Army South, Brazil Conduct 29th Army-to-Army Staff Talks
MANAUS, Brazil – Just south of the Amazon jungle, Lt. Gen. Luiz Guilherme Paul Cruz, deputy chief, Special and International Affairs of the Brazilian army, welcomed Maj. Gen Frederick Rudesheim, the commanding general of U.S. Army South, for the 29th annual army-to-army staff talks between the two countries, May 20-22.
Last year the staff talks were held at Joint Base San Antonio-Fort Sam Houston, Texas, and both armies have been conducting various events, training, exercises and exchanges together as a result of the agreements made in 2012.
“We seek to share experiences and knowledge, based on the study of topics of common interest in the areas of personnel, intelligence, doctrine, operations, logistics, engineering, science and technology, international affairs, strategic planning and prospective studies,” said Paul Cruz.
U.S. Army South has represented the Army in the annual bilateral staff talks with Brazil since 2005. Army South, as the Army service component command for U.S. Southern Command, conducts staff talks on behalf of the Chief of Staff of the Army. These meetings help strengthen professional partnerships and increase interaction between armies.
“The professionalism of the Brazilian army and the importance of our two countries working together cannot be over emphasized,” said Rudesheim.
During the meeting, the two delegations drafted a list of 29 Agreed to Actions (ATAs) that covered a wide range of professional exchanges designed to improve the working relationship between the two armies.
The ATAs would be difficult to execute without the hard work of the Army Section, part of the U.S. Military Liaison Office in the U.S. embassy in Brazil. ATAs plot the course of bilateral engagements throughout the year.
“They [ATAs] give us the ability to lock in future engagements,” said Lt. Col. John Meyer, Army Section Chief, Military Liaison Office, U.S. Embassy, Brazil. “It gives us a good chance to make sure the engagements we execute meet the objectives of both countries.”
In an era of budget constraints, it is even more important that countries involved in staff talks apply careful scrutiny to future engagements.
“Our military to military relationship with the Brazilian army is particularly strong and dates back to the second world war when the Brazilian Expeditionary Force fought alongside the U.S. Army in Italy,” said Meyer. “All of our engagements are based upon mutual interests and the Brazilian army always delivers significant resources to our activities, making our relationship a true partnership.”

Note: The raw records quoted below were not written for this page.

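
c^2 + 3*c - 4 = (c - 1)*(c + 4)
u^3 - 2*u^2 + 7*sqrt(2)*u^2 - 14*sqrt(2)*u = u*(u - 2)*(u + 7*sqrt(2))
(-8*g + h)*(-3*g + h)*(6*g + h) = 144*g^3 - 42*g^2*h - 5*g*h^2 + h^3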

Some of the ATAs include: expert exchanges of information about command and control techniques, subject matter exchanges at the National Simulation Center and Mission Command Training Program, symposium on major sporting events, conference on military support to civil authorities, engineer participation in Beyond the Horizon 2014 exercises, medical exchanges for operating in a Chemical, Biological, Radiological, Nuclear, and High-Yield Explosives (CBRNe) environment, and subject matter expert exchanges on the Army-level equipment requirements/procurement process.

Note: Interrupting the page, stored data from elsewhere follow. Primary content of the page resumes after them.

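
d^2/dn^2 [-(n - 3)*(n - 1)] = -2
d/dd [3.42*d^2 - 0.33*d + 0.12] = 6.84*d - 0.33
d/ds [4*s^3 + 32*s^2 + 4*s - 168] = 12*s^2 + 64*s + 4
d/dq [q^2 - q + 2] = 2*q - 1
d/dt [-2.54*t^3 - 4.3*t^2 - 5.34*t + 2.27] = -7.62*t^2 - 8.6*t - 5.34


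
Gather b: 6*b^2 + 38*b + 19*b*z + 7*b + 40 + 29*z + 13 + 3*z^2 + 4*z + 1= 6*b^2 + b*(19*z + 45) + 3*z^2 + 33*z + 54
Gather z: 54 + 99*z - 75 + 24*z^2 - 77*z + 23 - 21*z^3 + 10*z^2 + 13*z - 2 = -21*z^3 + 34*z^2 + 35*z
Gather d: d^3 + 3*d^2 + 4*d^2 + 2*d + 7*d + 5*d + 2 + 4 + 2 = d^3 + 7*d^2 + 14*d + 8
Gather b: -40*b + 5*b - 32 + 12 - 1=-35*b - 21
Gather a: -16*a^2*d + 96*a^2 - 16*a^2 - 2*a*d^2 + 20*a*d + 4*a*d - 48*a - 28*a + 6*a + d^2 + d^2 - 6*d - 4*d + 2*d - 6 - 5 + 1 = a^2*(80 - 16*d) + a*(-2*d^2 + 24*d - 70) + 2*d^2 - 8*d - 10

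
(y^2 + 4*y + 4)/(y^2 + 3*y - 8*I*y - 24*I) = (y^2 + 4*y + 4)/(y^2 + y*(3 - 8*I) - 24*I)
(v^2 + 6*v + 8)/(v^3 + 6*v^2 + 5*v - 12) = (v + 2)/(v^2 + 2*v - 3)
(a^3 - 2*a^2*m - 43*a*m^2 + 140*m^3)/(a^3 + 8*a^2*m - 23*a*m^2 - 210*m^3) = (a - 4*m)/(a + 6*m)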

A major focus that carried over from the 2012 staff talks was Brazil's efforts in preparation of the 2014 World Cup and the 2016 Summer Olympics.

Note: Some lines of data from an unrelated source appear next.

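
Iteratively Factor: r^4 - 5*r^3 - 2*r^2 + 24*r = (r + 2)*(r^3 - 7*r^2 + 12*r) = (r - 4)*(r + 2)*(r^2 - 3*r) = r*(r - 4)*(r + 2)*(r - 3)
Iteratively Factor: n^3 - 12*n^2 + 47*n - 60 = (n - 5)*(n^2 - 7*n + 12) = (n - 5)*(n - 4)*(n - 3)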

In addition to Army South personnel, Headquarters, Department of the Army G3/5 International Affairs, Training and Doctrine Command, and the Defense Threat Reduction Agency (DTRA) sent representatives to participate in the staff talks.
In its role as a Combat Support Agency, DTRA's Consequence Management Strategic Engagement Branch, supporting Army South, provided a briefing during the staff talks on the process used by the military to support and coordinate planning and security to civilian authorities during major events.
“DTRA's unique expertise provided a focused discussion on the challenges associated with All-Hazards Consequence Management CBRNe incidents,” said Lt. Col. Jeffrey Jenkins, Consequence Management, America's Lead, DTRA. “This type of discussion is of importance to the Brazilian army as its forces continue major event planning as Brazil prepares to host such events as the World Cup in 2014 and the Summer Olympic Games in 2016,” said Bob Quinn, Crisis Management Specialist, DTRA.
The staff talks ended with the signing of a bilateral engagement plan for the upcoming year. The plan outlines various activities each army will conduct together.
“As we continue into a future highlighted by conflict around the world, these staff talks, and indeed our mutual partnership, will become increasingly important as we work together to address the security and humanitarian issues affecting our hemisphere,” said Rudesheim.
Army South also conducts staff talks with the armies of Chile, Colombia and El Salvador on behalf of the Chief of Staff of the Army.
“Staff talks are a way we will be fulfilling the guidelines of the commander of the Brazilian army, strengthening the bonds of friendship between the land forces of brazil and the United States, by means that foster mutual confidence, agreed upon in the highest professional manner,” said Paul Cruz.